Они разговаривали, чтобы не молчать, а между тем оба думали только об одном. Елена пообещала, что, если что-нибудь изменится — к лучшему или худшему, — она позвонит по телефону до полуночи. Аппарат был у нее в приемной, и они не могли пропустить звонок.
— Как Митя? — вспомнил Гамза.
— Спит, как сурок. Барборка легла с ним в комнате вместо Елены.
— Мы разогнали всю твою семью, — горько заметил Гамза.
Это ничего. Тоник погасил яркий свет, зажег маленькую лампочку. Он положил перед ней белый лоскуточек, и на столике сразу стало светлее. Он открыл консервы, вынул печенье и сварил в комнате черный кофе. Все это, разумеется, пустяки, но они создавали иллюзию домашнего уюта. Как, вероятно, страшно было в пустой квартире напротив — у Гамзы! Тоник всю свою юность провел у чужих людей, а бездомные особенно любят уют. Где бы Тоник ни жил — а он изъездил, по крайней мере, полмира, — он всюду устраивал у себя мастерскую, всюду импровизировал домашний уют, хотя бы с помощью любимых открыток, приколотых кнопками к шкафу или спинке кровати в меблированной комнате, и всевозможных, собственноручно сделанных безделушек. Он столярничал и слесарничал, не чурался ремесла электромонтера, умел истопить печь, постелить постель, сварить обед, выстирать белье — все, как студенты в общежитии или художники в ателье.
— Скажи, — спросил Гамза в полумраке, — ты когда-нибудь думал о самоубийстве?

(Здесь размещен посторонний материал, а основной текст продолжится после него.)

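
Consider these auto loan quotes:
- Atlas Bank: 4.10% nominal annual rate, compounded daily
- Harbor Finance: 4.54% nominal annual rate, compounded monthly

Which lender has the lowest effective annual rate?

Atlas Bank: (1 + 0.0410/365)^365 − 1 = 4.185%
Harbor Finance: (1 + 0.0454/12)^12 − 1 = 4.636%
The lowest effective annual rate is Atlas Bank at 4.185%.

Atlas Bank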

— Я? — удивился Тоник. Здоровяк с бритой головой вдруг стал удивительно похож на растерявшегося школьника. — Нет, что-то не припомню. Никогда времени на это не было. И кроме того, я недостаточно подкован в философии, — добавил он, словно в оправдание.

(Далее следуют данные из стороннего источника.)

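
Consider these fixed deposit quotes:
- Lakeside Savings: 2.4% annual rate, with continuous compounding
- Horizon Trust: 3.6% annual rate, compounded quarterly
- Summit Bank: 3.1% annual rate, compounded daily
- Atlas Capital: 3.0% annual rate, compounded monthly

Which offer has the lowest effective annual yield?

Lakeside Savings: e^0.024 − 1 = 2.429%
Horizon Trust: (1 + 0.036/4)^4 − 1 = 3.649%
Summit Bank: (1 + 0.031/365)^365 − 1 = 3.148%
Atlas Capital: (1 + 0.030/12)^12 − 1 = 3.042%
The lowest effective annual rate is Lakeside Savings at 2.429%.

Lakeside Savings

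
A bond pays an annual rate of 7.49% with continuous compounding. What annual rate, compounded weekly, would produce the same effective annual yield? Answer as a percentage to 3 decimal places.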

— Какая там философия — своеволие! — заволновался Гамза и принялся беспокойно ходить по комнате. — Когда травится женщина — еще понятно. На то она и глупая женщина. Но мужчина!
— Почему же вы думаете, что он сделал это умышленно? — возразил Тоник (хотя тоже был убежден в этом). — Это, скорее, произошло по неосторожности.
— А, — отозвался Гамза, с презрением отвергая все утешения, и махнул рукой, словно перечеркивая этот разговор. Он остановился перед моделью самолета.
— Вооружаемся?
— Вооружаемся, — подтвердил Тоник. — Акции заводов Шкоды повышаются. Казмар переходит на противогазы и парашютный шелк, слыхал? Как ты на это смотришь? По-твоему, война будет?